No ano passado, os legisladores aprovaram a Lei da Energia da Próxima Geração, que incluiu um processo de licenciamento acelerado para projectos de energia “despachados” que podem fornecer energia à rede a pedido durante as horas de ponta. Apenas dois projetos foram aprovados para aceleração conforme exigido pelos regulamentos: Dois conceitos diferentes de usinas movidas a gás no condado de Harford apresentados pela Constellation.
A Constellation, anteriormente uma subsidiária da Exelon, também propôs um projeto de armazenamento de bateria, mas não atendeu aos requisitos de fatura acelerada, embora tenha criado um contrato específico para armazenamento de bateria.

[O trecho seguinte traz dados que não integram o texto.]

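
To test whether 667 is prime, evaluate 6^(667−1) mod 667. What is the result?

81

6^1 ≡ 6 (mod 667)
6^2 ≡ 6^2 = 36 ≡ 36 (mod 667)
6^4 ≡ 36^2 = 1296 ≡ 629 (mod 667)
6^8 ≡ 629^2 = 395641 ≡ 110 (mod 667)
6^16 ≡ 110^2 = 12100 ≡ 94 (mod 667)
6^32 ≡ 94^2 = 8836 ≡ 165 (mod 667)
6^64 ≡ 165^2 = 27225 ≡ 545 (mod 667)
6^128 ≡ 545^2 = 297025 ≡ 210 (mod 667)
6^256 ≡ 210^2 = 44100 ≡ 78 (mod 667)
6^512 ≡ 78^2 = 6084 ≡ 81 (mod 667)
666 = 512 + 128 + 16 + 8 + 2 in binary powers of 2.
So 6^666 ≡ 81 · 210 · 94 · 110 · 36 ≡ 81 (mod 667).
Since 81 ≠ 1, base 6 is a Fermat witness: 667 is composite.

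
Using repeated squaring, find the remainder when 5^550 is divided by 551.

5^1 ≡ 5 (mod 551)
5^2 ≡ 5^2 = 25 ≡ 25 (mod 551)
5^4 ≡ 25^2 = 625 ≡ 74 (mod 551)
5^8 ≡ 74^2 = 5476 ≡ 517 (mod 551)
5^16 ≡ 517^2 = 267289 ≡ 54 (mod 551)
5^32 ≡ 54^2 = 2916 ≡ 161 (mod 551)
5^64 ≡ 161^2 = 25921 ≡ 24 (mod 551)
5^128 ≡ 24^2 = 576 ≡ 25 (mod 551)
5^256 ≡ 25^2 = 625 ≡ 74 (mod 551)
5^512 ≡ 74^2 = 5476 ≡ 517 (mod 551)
550 = 512 + 32 + 4 + 2 in binary powers of 2.
So 5^550 ≡ 517 · 161 · 74 · 25 ≡ 480 (mod 551).
Since 480 ≠ 1, base 5 is a Fermat witness: 551 is composite.

480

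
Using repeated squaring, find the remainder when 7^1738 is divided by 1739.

636

7^1 ≡ 7 (mod 1739)
7^2 ≡ 7^2 = 49 ≡ 49 (mod 1739)
7^4 ≡ 49^2 = 2401 ≡ 662 (mod 1739)
7^8 ≡ 662^2 = 438244 ≡ 16 (mod 1739)
7^16 ≡ 16^2 = 256 ≡ 256 (mod 1739)
7^32 ≡ 256^2 = 65536 ≡ 1193 (mod 1739)
7^64 ≡ 1193^2 = 1423249 ≡ 747 (mod 1739)
7^128 ≡ 747^2 = 558009 ≡ 1529 (mod 1739)
7^256 ≡ 1529^2 = 2337841 ≡ 625 (mod 1739)
7^512 ≡ 625^2 = 390625 ≡ 1089 (mod 1739)
7^1024 ≡ 1089^2 = 1185921 ≡ 1662 (mod 1739)
1738 = 1024 + 512 + 128 + 64 + 8 + 2 in binary powers of 2.
So 7^1738 ≡ 1662 · 1089 · 1529 · 747 · 16 · 49 ≡ 636 (mod 1739).
Since 636 ≠ 1, base 7 is a Fermat witness: 1739 is composite.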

A Constellation se opôs ao impulso da Exelon para entrar no jogo geracional, argumentando que isso a colocaria à frente dos produtores de energia rivais e que a Exelon não era adequada para entrar na luta geracional.
“A BGE não precisa de uma nova lei para construir a próxima geração”, disse o porta-voz da Constellation, Paul Adams. “A BGE deseja que a nova lei garanta o retorno de cada investimento, independentemente de esse investimento ser do melhor interesse dos contribuintes de Maryland ou ao preço mais baixo.